Espinos: Secret vote 'was bad for us'

SINGAPORE -- For 22 minutes, Jahangir Khan and Antonio Espinos were elated. Squash and karate seemed certain additions to the 2012 Olympic Games.

There were two vacancies on the London 2012 program after baseball and softball were voted out. Squash and karate had been nominated -- above rugby, roller sports and golf -- as the replacements.

But in an Olympic-size twist, IOC members on Friday handed down a no vote to any new sports after 10 rounds of voting.

First, all existing 28 Olympic sports were put to a simple "in or out" vote, and only baseball and softball failed to win a majority of support to remain on the program.

Then, in two further series of secret ballots -- one of four rounds and one of three -- squash and karate were nominated by members as potential replacements.

Two-thirds approval was required for the sports to be added to the program. Neither reached a majority.

IOC president Jacques Rogge suggested a simple show of hands for the last stage of voting but ceded to demands for more secret ballots.

That, according to World Karate Federation chief Espinos, was costly.

"If that vote could have been by a show of hands, of course it would have been a formality," he said. "But some IOC members wanted to make it a secret vote -- that was bad for us.

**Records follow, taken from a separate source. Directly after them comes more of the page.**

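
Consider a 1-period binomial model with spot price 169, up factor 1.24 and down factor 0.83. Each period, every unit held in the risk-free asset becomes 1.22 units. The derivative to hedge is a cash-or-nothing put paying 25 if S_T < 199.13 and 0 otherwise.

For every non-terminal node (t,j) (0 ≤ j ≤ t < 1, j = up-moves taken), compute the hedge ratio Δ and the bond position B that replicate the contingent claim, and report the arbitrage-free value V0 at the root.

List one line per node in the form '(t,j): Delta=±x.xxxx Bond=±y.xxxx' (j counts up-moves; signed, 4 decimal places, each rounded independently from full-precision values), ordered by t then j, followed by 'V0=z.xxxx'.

No-arbitrage ⇒ martingale measure with p* = (R−d)/(u−d) = 0.9512.
Payoff layer (t=1): V(1,0)=25.0000, V(1,1)=0.0000
Node (0,0) S=169.0000: V=(p*·0.0000+(1−p*)·25.0000)/1.22=0.9996; Δ=(0.0000−25.0000)/(209.5600−140.2700)=-0.3608; B=V−Δ·S=61.9752
Check: Δ(0,0)·S0 + B(0,0) = 0.9996 = V0.

(0,0): Delta=-0.3608 Bond=61.9752
V0=0.9996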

"You have to ask, what is the benefit of this and what is the damage?" Espinos added. "Huge social damage around the world is the answer."

Baseball and softball and the five "recognized sports" on the waiting list will get another chance in four years to put their cases for inclusion to the IOC when it meets to determine the 2016 program.

For Espinos, that's far too long to wait.

"For our athletes, it's an insult to talk about 11 years from now," he said. "The whole career of the karate athlete is eight to 10 years. I can't go back and tell my athletes to keep going until 2016 -- all because of five minutes of what happened here today."

Squash great Khan, head of the sport's international federation, was a little more circumspect.

"As a player, one never gives up. We'll try again for 2016. We'll get in one day," he said. "Obviously, I'd have liked to see my game there. But we'll never give up."

IOC spokeswoman Giselle Davies rejected the perception that the outcome of voting was predetermined.

"They decided none of those five sports should have a place in 2012, but they clearly voted for change," she said. "They clearly voted for quality over quantity and for having a review.

"This review process is open. It's open today and it's open for the future," she added.

There'll be only 26 sports at the 2012 Olympics, meaning extra disciplines could be added within existing sports.

The IOC has set upper limits of 28 sports, 301 events and 10,500 athletes.

FIFA president Sepp Blatter said he'd lobby to add two extra women's soccer teams, to increase the percentage of female athletes and increase that 2012 tournament to 12 teams.